The second problem the inscription poses for critics is that it gives evidence of a centralized government in Israel at a very early stage. Unlike modern times, the vast majority of people in the ancient world were illiterate. Some of the most highly educated societies might have had a literacy rate of fewer than 10 percent. The existence of writing in the 10th century at Khirbet Qeiyafa—a border town over 30 miles southwest of Jerusalem—shows that some kind of bureaucracy existed since only a trained scribe could be responsible for the inscription.

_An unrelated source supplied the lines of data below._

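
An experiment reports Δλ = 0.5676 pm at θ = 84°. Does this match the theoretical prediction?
No, inconsistent

Calculate the expected shift for θ = 84°:

Δλ_expected = λ_C(1 - cos(84°))
Δλ_expected = 2.4263 × (1 - cos(84°))
Δλ_expected = 2.4263 × 0.8955
Δλ_expected = 2.1727 pm

Given shift: 0.5676 pm
Expected shift: 2.1727 pm
Difference: 1.6050 pm

The values do not match. The given shift corresponds to θ ≈ 40.0°, not 84°.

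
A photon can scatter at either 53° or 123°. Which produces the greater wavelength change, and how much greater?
123° produces the larger shift by a factor of 3.879

Calculate both shifts using Δλ = λ_C(1 - cos θ):

For θ₁ = 53°:
Δλ₁ = 2.4263 × (1 - cos(53°))
Δλ₁ = 2.4263 × 0.3982
Δλ₁ = 0.9661 pm

For θ₂ = 123°:
Δλ₂ = 2.4263 × (1 - cos(123°))
Δλ₂ = 2.4263 × 1.5446
Δλ₂ = 3.7478 pm

The 123° angle produces the larger shift.
Ratio: 3.7478/0.9661 = 3.879

(Intermediate values are shown rounded; full precision is carried through to the final answer.)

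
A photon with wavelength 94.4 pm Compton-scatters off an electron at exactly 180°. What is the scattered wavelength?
99.2526 pm

Using the Compton formula: λ' = λ + λ_C(1 − cos θ)

For θ = 180°, cos θ = -1 (exact) = -1.0000, so:
1 − cos 180° = 1 − (-1) = 2.0000

Δλ = λ_C × 2.0000 = 2.4263 × 2.0000 = 4.8526 pm

λ' = 94.4 + 4.8526 = 99.2526 pm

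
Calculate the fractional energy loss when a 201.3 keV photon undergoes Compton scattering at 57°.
0.1521 (or 15.21%)

Calculate initial and final photon energies:

Initial: E₀ = 201.3 keV → λ₀ = 6.1592 pm
Compton shift: Δλ = 1.1048 pm
Final wavelength: λ' = 7.2640 pm
Final energy: E' = 170.6826 keV

Fractional energy loss:
(E₀ - E')/E₀ = (201.3000 - 170.6826)/201.3000
= 30.6174/201.3000
= 0.1521
= 15.21%

(Intermediate values are shown rounded; full precision is carried through to the final answer.)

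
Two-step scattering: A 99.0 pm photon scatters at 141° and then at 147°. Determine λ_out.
107.7731 pm

Apply Compton shift twice:

First scattering at θ₁ = 141°:
Δλ₁ = λ_C(1 - cos(141°))
Δλ₁ = 2.4263 × 1.7771
Δλ₁ = 4.3119 pm

After first scattering:
λ₁ = 99.0 + 4.3119 = 103.3119 pm

Second scattering at θ₂ = 147°:
Δλ₂ = λ_C(1 - cos(147°))
Δλ₂ = 2.4263 × 1.8387
Δλ₂ = 4.4612 pm

Final wavelength:
λ₂ = 103.3119 + 4.4612 = 107.7731 pm

Total shift: Δλ_total = 4.3119 + 4.4612 = 8.7731 pm

(Intermediate values are shown rounded; full precision is carried through to the final answer.)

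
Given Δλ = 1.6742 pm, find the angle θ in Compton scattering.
71.94°

From the Compton formula Δλ = λ_C(1 - cos θ), we can solve for θ:

cos θ = 1 - Δλ/λ_C

Given:
- Δλ = 1.6742 pm
- λ_C = h/(m_e·c) ≈ 2.42631024 pm

cos θ = 1 - 1.6742/2.42631024
cos θ = 1 - 0.690019
cos θ = 0.309981

θ = arccos(0.309981)
θ = 71.94°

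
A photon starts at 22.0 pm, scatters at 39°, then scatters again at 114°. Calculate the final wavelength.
25.9539 pm

Apply Compton shift twice:

First scattering at θ₁ = 39°:
Δλ₁ = λ_C(1 - cos(39°))
Δλ₁ = 2.4263 × 0.2229
Δλ₁ = 0.5407 pm

After first scattering:
λ₁ = 22.0 + 0.5407 = 22.5407 pm

Second scattering at θ₂ = 114°:
Δλ₂ = λ_C(1 - cos(114°))
Δλ₂ = 2.4263 × 1.4067
Δλ₂ = 3.4132 pm

Final wavelength:
λ₂ = 22.5407 + 3.4132 = 25.9539 pm

Total shift: Δλ_total = 0.5407 + 3.4132 = 3.9539 pm

(Intermediate values are shown rounded; full precision is carried through to the final answer.)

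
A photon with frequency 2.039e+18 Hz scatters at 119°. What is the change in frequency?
4.877e+16 Hz (decrease)

Convert frequency to wavelength (c = 299792458 m/s):
λ₀ = c/f₀ = 299792458/2.039e+18 = 1.4702916e-10 m = 147.0292 pm

Calculate Compton shift:
Δλ = λ_C(1 - cos(119°)) = 3.6026 pm

Final wavelength:
λ' = λ₀ + Δλ = 147.0292 + 3.6026 = 150.6318 pm

Final frequency:
f' = c/λ' = 299792458/1.5063177e-10 = 1.9902339e+18 Hz

Frequency shift (decrease):
Δf = f₀ - f' = 2.039e+18 - 1.9902339e+18 = 4.877e+16 Hz

(Intermediate values are shown rounded; full precision is carried through to the final answer.)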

Critics deny that David and Solomon were kings ruling an Israelite nation (see Finkelstein and Silberman, 2001 and 2006). Instead, they argue that the two were little more than chieftains presiding over a rather small parcel of land—if they even existed at all. The existence of writing at Khirbet Qeiyafa, in addition to other examples such as the Gezer calendar and the Tel Zayit inscription (all three dating to the 10th century B.C.), show not only that some kind of centralized government existed in ancient Israel, but that this government was large enough to train scribes to work in out-of-the-way areas of the kingdom.
As the press release reported:
Prof. Galil also notes that the inscription was discovered in a provincial town in Judea. He explains that if there were scribes in the periphery, it can be assumed that those inhabiting the central region and Jerusalem were even more proficient writers. “It can now be maintained that it was highly reasonable that during the 10th century BCE, during the reign of King David, there were scribes in Israel who were able to write literary texts and complex historiographies such as the books of Judges and Samuel.” He adds that the complexity of the text discovered in Khirbet Qeiyafa, along with the impressive fortifications revealed at the site, refute the claims denying the existence of the Kingdom of Israel at that time (Feldman, 2010).
Although mute, the ancient evidence does speak. In this case, it advises the Bible’s detractors to reevaluate their criticisms.
Feldman, Rachel (2010), “Most Ancient Hebrew Biblical Inscription Deciphered,” January 10, http://newmedia-eng.haifa.ac.il/?p=2043.
Finkelstein, Israel and Neil Asher Silberman (2001), The Bible Unearthed: Archaeology’s New Vision of Ancient Israel and the Origin of Its Sacred Texts (New York: The Free Press).
Finkelstein, Israel and Neil Asher Silberman (2006), David and Solomon: In Search of the Bible’s Sacred Kings and the Roots of the Western Tradition (New York: The Free Press).